Column: Developments a good barometer
From where I live, the 84-metre high crane at the Bayview Promontory cuts through the skyline. It’s touted as the tallest crane in Victoria’s history. I can believe it.
In terms of urban economic activity, cranes dotting the sky can be a big visual indicator of vitality and jobs. The more cranes, the more jobs, the more people spend. And eventually those buildings translate into more property taxes.
I hope the Promontory does well, and also the upcoming crop of big condo projects: Union, Duet, Era and The Sovereign. But even with holes in the ground, anyone who has watched development in Victoria over the past few years won’t hold their breath that all these projects will finish as planned.
In 2008, media were invited to take photos of the first concrete foundation and marvel at the giant crane imported from Spain for Robert Quigg’s Capella project. The plan was for 650 luxury condos in four towers looming over Victoria from Bear Mountain.

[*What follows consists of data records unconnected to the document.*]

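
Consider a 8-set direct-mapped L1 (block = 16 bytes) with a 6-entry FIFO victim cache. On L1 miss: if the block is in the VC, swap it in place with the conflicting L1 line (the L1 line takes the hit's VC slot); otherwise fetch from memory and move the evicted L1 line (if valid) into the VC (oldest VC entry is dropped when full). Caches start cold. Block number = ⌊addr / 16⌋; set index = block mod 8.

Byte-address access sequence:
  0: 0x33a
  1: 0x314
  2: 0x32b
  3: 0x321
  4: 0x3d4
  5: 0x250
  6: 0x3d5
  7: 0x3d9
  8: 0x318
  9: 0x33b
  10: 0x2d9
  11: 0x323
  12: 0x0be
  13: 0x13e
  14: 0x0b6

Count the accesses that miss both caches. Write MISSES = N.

0: 0x33a (blk 51, set 3) → MISS  vc=[]
1: 0x314 (blk 49, set 1) → MISS  vc=[]
2: 0x32b (blk 50, set 2) → MISS  vc=[]
3: 0x321 (blk 50, set 2) → L1-HIT  vc=[]
4: 0x3d4 (blk 61, set 5) → MISS  vc=[]
5: 0x250 (blk 37, set 5) → MISS  vc=[61]
6: 0x3d5 (blk 61, set 5) → VC-HIT  vc=[37]
7: 0x3d9 (blk 61, set 5) → L1-HIT  vc=[37]
8: 0x318 (blk 49, set 1) → L1-HIT  vc=[37]
9: 0x33b (blk 51, set 3) → L1-HIT  vc=[37]
10: 0x2d9 (blk 45, set 5) → MISS  vc=[37, 61]
11: 0x323 (blk 50, set 2) → L1-HIT  vc=[37, 61]
12: 0xbe (blk 11, set 3) → MISS  vc=[37, 61, 51]
13: 0x13e (blk 19, set 3) → MISS  vc=[37, 61, 51, 11]
14: 0xb6 (blk 11, set 3) → VC-HIT  vc=[37, 61, 51, 19]

MISSES = 8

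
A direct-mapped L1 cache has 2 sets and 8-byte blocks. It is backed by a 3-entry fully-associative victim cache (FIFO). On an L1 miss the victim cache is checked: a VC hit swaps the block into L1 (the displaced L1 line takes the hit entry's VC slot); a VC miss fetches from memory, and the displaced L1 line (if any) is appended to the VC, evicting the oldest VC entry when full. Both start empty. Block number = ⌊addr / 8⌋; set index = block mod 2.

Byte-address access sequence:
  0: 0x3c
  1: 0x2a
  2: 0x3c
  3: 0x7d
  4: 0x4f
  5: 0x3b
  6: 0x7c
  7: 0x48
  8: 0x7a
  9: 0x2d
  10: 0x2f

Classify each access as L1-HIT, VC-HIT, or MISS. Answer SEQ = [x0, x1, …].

SEQ = [MISS, MISS, VC-HIT, MISS, MISS, VC-HIT, VC-HIT, VC-HIT, VC-HIT, VC-HIT, L1-HIT]

0: 0x3c (blk 7, set 1) → MISS  vc=[]
1: 0x2a (blk 5, set 1) → MISS  vc=[7]
2: 0x3c (blk 7, set 1) → VC-HIT  vc=[5]
3: 0x7d (blk 15, set 1) → MISS  vc=[5, 7]
4: 0x4f (blk 9, set 1) → MISS  vc=[5, 7, 15]
5: 0x3b (blk 7, set 1) → VC-HIT  vc=[5, 9, 15]
6: 0x7c (blk 15, set 1) → VC-HIT  vc=[5, 9, 7]
7: 0x48 (blk 9, set 1) → VC-HIT  vc=[5, 15, 7]
8: 0x7a (blk 15, set 1) → VC-HIT  vc=[5, 9, 7]
9: 0x2d (blk 5, set 1) → VC-HIT  vc=[15, 9, 7]
10: 0x2f (blk 5, set 1) → L1-HIT  vc=[15, 9, 7]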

Overlooking the dusty, but busy development site at the time, the obvious question was “who will buy and fill all these condos?” Baby boomers, I was told, wealthy baby boomers from Calgary and Toronto.
At the height of the hubris, that project offered free helicopter rides over the construction site for potential buyers and the media (I politely declined).
Large plywood boards surround that long, quiet construction site today, the dreams long gone of vineyards scattered among gleaming glass towers. Up the road, in the Bear Mountain properties, the skeletal first few floors of the Highlander mark the spectacular rise and ungracious fall of Len Barrie. That project came back to life under new, far less controversial management.
Not far off, the Silkwind tower in Colwood promised 23 storeys with 150 gleaming condos. Instead, the city was left with a big embarrassing hole in the ground, and extra engineering work to make sure the pit didn’t erode from under neighbouring townhouses.
Projects well into the construction phase can also die. I sat through long public meetings, as people fretted and worried about traffic that would flood out of Aquattro in Colwood, which was planned for 585 luxury condo and townhouse units in 28 buildings. It managed to build one townhouse row and three condo buildings before going bankrupt.
Last year the many empty unsold (but still luxury) units were being offered for almost half price.
Baby boomers from across Canada didn’t empty their life savings in Victoria. But the credit crunch of the Great Recession was blamed for leaving more areas than just the West Shore pockmarked with slow condo sales, idle construction holes and weedy development lots.
Recession aside, many developers just read the tea leaves wrong, got greedy and thought Victoria was New York City.
Projects that did survive tended to be marketed to people who live here – young families looking for a first home, seniors looking to downsize from a house, or young urbanites who can afford a modest condo.
Projects such as Westhills and Kettle Creek Station can keep building through tough times because they offer what people can afford.
Big commercial developments like Uptown and the new Capital City Centre say residential units will come when “market conditions” are right. Could be 10 years from now, could be never.
Over the years, I’ve become a bit jaded on big developments that promise the world. Few, if any, deliver what they announce in terms of public amenities, and often the time horizons for success are so long that they become perpetual construction zones.
If Promontory rises 21 stories into the sight line of my home, and they can sell their units, it will be a good economic indicator for the city. If it doesn’t, we can add it to the long casualty list of developments in Victoria.